Quelle: Eigene Aufnahme

In den Jahren 1941-1945 befand sich im Stadtgebiet Innsbruck ein Arbeitserziehungslager der Gestapo Innsbruck. Heutzutage erinnert nicht mehr viel an die Existenz dieses Lagers, aber genau das soll sich jetzt ändern.

Gelegen an der Grenze des heutigen Stadtteils Reichenau und des Gewerbegebiets Rossau, waren in dem Lager etwa 8500 Menschen inhaftiert, die dort gefoltert, zur Arbeit gezwungen und ermordet wurden. Es handelte sich bei den inhaftierten Menschen vor allem um Widerstandskämpfer*innen, aufgegriffene italienische Zivilarbeiter*innen, die der Zwangsarbeit des Deutschen Reichs entkommen wollten, Mitglieder der jüdischen Gemeinde Südtirols, jüdische Bürger*innen Innsbrucks und politischen Gefangene. Für viele von Ihnen war das Lager eine Station auf dem Weg in Vernichtungslager wie Ausschwitz-Birkenau. Beim Gebiet der ehemaligen Lagerfläche liegt heute auch der Recyclinghof Rossau. Dort befindet sich nahe der LKW-Einfahrt eine Mahntafel von 1972 mit der folgenden Inschrift: „Hier stand in den Jahren 1941–1945 das Gestapo-Auffanglager Reichenau, in dem Patrioten aus allen vom Nationalsozialismus besetzten Ländern inhaftiert und gefoltert wurden. Viele von ihnen fanden hier den Tod.“

Die Mahntafel beim Recyclinghof, Ecke Einfahrt bei der IIG. Quelle: Eigene Aufnahmen.
Rossaugasse 4, Innsbruck. Quelle: Eigene Aufnahmen.

Die Inschrift ist nicht sehr aussagekräftig und enthält keinerlei Angaben zu den Menschen und ihren Biografien, was auf eine weitere Art entwürdigend ist für all diejenigen, die dort inhaftiert waren. Auch die Formulierung „Viele von ihnen fanden hier den Tod“ verharmlost die Ermordung der inhaftierten Menschen.

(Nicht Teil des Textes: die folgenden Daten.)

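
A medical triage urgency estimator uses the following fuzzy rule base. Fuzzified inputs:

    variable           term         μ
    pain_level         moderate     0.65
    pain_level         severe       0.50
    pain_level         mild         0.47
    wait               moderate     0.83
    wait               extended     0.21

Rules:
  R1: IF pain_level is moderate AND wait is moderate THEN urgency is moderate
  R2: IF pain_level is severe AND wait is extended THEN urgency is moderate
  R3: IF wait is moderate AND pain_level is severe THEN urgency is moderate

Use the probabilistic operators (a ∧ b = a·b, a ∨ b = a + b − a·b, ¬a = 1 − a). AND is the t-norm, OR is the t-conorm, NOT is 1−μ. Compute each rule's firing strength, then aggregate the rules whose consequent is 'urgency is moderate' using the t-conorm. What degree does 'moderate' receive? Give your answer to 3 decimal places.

R1: moderate=0.65, moderate=0.83; AND[a·b] → w = 0.5395
R2: severe=0.50, extended=0.21; AND[a·b] → w = 0.1050
R3: moderate=0.83, severe=0.50; AND[a·b] → w = 0.4150
Rules with consequent 'moderate': {R1, R2, R3} → strengths 0.5395, 0.1050, 0.4150
Aggregate via t-conorm [a + b − a·b]: 0.7589

0.759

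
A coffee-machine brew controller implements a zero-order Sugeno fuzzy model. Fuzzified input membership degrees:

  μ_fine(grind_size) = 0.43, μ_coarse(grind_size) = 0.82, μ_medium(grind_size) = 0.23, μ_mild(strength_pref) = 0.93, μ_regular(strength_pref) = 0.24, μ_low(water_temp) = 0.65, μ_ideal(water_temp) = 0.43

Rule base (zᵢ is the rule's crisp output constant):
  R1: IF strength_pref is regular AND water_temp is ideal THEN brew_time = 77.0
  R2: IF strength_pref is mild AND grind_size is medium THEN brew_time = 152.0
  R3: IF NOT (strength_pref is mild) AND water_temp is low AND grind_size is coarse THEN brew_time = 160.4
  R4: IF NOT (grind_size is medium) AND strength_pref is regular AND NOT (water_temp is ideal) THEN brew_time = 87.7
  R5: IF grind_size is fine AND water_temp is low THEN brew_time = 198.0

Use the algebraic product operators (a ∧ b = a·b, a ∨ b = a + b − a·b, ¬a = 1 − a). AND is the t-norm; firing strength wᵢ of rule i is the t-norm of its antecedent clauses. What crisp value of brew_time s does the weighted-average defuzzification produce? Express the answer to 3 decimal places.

R1 (z=77.0): regular=0.24, ideal=0.43; AND[a·b] → w = 0.1032
R2 (z=152.0): mild=0.93, medium=0.23; AND[a·b] → w = 0.2139
R3 (z=160.4): ¬mild=1−0.93=0.07, low=0.65, coarse=0.82; AND[a·b] → w = 0.0373
R4 (z=87.7): ¬medium=1−0.23=0.77, regular=0.24, ¬ideal=1−0.43=0.57; AND[a·b] → w = 0.1053
R5 (z=198.0): fine=0.43, low=0.65; AND[a·b] → w = 0.2795
Weighted average = (0.1032·77.0 + 0.2139·152.0 + 0.0373·160.4 + 0.1053·87.7 + 0.2795·198.0) / (0.1032 + 0.2139 + 0.0373 + 0.1053 + 0.2795)
  = 111.0227 / 0.7392 = 150.184

150.184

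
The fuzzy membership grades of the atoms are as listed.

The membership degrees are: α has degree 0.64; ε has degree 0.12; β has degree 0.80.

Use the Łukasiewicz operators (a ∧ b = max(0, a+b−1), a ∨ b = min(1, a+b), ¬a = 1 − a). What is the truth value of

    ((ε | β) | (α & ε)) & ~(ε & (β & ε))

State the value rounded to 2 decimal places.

0.92

ε | β = min(1, a+b) on (0.12, 0.80) = 0.92
α & ε = max(0, a+b−1) on (0.64, 0.12) = 0.00
(ε | β) | (α & ε) = min(1, a+b) on (0.92, 0.00) = 0.92
β & ε = max(0, a+b−1) on (0.80, 0.12) = 0.00
ε & (β & ε) = max(0, a+b−1) on (0.12, 0.00) = 0.00
~(ε & (β & ε)) = 1 − 0.00 = 1.00
((ε | β) | (α & ε)) & ~(ε & (β & ε)) = max(0, a+b−1) on (0.92, 1.00) = 0.92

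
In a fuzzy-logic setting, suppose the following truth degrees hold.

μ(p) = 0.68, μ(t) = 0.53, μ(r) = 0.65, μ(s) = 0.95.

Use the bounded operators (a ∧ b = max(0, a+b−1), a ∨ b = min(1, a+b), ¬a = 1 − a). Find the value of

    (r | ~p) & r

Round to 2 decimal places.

~p = 1 − 0.68 = 0.32
r | ~p = min(1, a+b) on (0.65, 0.32) = 0.97
(r | ~p) & r = max(0, a+b−1) on (0.97, 0.65) = 0.62

0.62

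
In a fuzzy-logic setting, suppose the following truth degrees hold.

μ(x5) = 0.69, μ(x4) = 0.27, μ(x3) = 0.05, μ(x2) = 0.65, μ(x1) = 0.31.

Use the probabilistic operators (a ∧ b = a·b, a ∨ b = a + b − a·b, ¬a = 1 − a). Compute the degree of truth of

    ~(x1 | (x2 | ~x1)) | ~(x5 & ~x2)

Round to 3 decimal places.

~x1 = 1 − 0.3100 = 0.6900
x2 | ~x1 = a + b − a·b on (0.6500, 0.6900) = 0.8915
x1 | (x2 | ~x1) = a + b − a·b on (0.3100, 0.8915) = 0.9251
~(x1 | (x2 | ~x1)) = 1 − 0.9251 = 0.0749
~x2 = 1 − 0.6500 = 0.3500
x5 & ~x2 = a·b on (0.6900, 0.3500) = 0.2415
~(x5 & ~x2) = 1 − 0.2415 = 0.7585
~(x1 | (x2 | ~x1)) | ~(x5 & ~x2) = a + b − a·b on (0.0749, 0.7585) = 0.7766

0.777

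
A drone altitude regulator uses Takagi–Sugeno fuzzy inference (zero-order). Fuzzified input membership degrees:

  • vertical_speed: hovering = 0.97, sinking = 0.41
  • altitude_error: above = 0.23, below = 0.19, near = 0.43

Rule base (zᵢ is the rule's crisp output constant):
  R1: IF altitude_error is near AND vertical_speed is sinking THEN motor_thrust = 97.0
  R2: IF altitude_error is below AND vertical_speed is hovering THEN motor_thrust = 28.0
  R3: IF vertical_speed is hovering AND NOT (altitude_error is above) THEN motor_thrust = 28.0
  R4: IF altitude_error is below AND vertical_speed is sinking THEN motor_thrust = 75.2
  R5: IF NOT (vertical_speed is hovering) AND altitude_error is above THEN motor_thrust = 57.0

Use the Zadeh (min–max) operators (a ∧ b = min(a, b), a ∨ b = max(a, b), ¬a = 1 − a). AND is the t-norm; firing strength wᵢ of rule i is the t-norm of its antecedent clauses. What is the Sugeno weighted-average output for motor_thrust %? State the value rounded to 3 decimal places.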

Der Gemeinderat der Stadt Innsbruck hat daher 2023 eine Expert*innenkommission beauftragt, die Geschehnisse neu aufzuarbeiten, um alternative, zeitgemäße Arten des Gedenkens zu finden. Angedacht sind beispielsweise eine überdachte Stätte für Besuche von Schulklassen und Gedenkveranstaltungen. Die erarbeiteten Ergebnisse der Kommission umfassen die Namen und biographischen Daten von 112 Menschen, die nachweislich im KZ Reichenau ermordet wurden. Die Kommission besteht aus Vertretern des Gemeinderats (Irene Heisz), des Stadtarchivs Innsbruck (Lukas Morscher), des Tiroler Landesarchivs (Christoph Haidacher), der KZ-Gedenkstätte Dachau (Gabriele Hammermann), des Wissenschaftsbüro Innsbruck e. V., (Sabine Pitscheider), des Instituts für Zeitgeschichte der Universität Innsbruck (Dirk Rupnow) und _erinnern.at_Tirol (Horst Schreiber).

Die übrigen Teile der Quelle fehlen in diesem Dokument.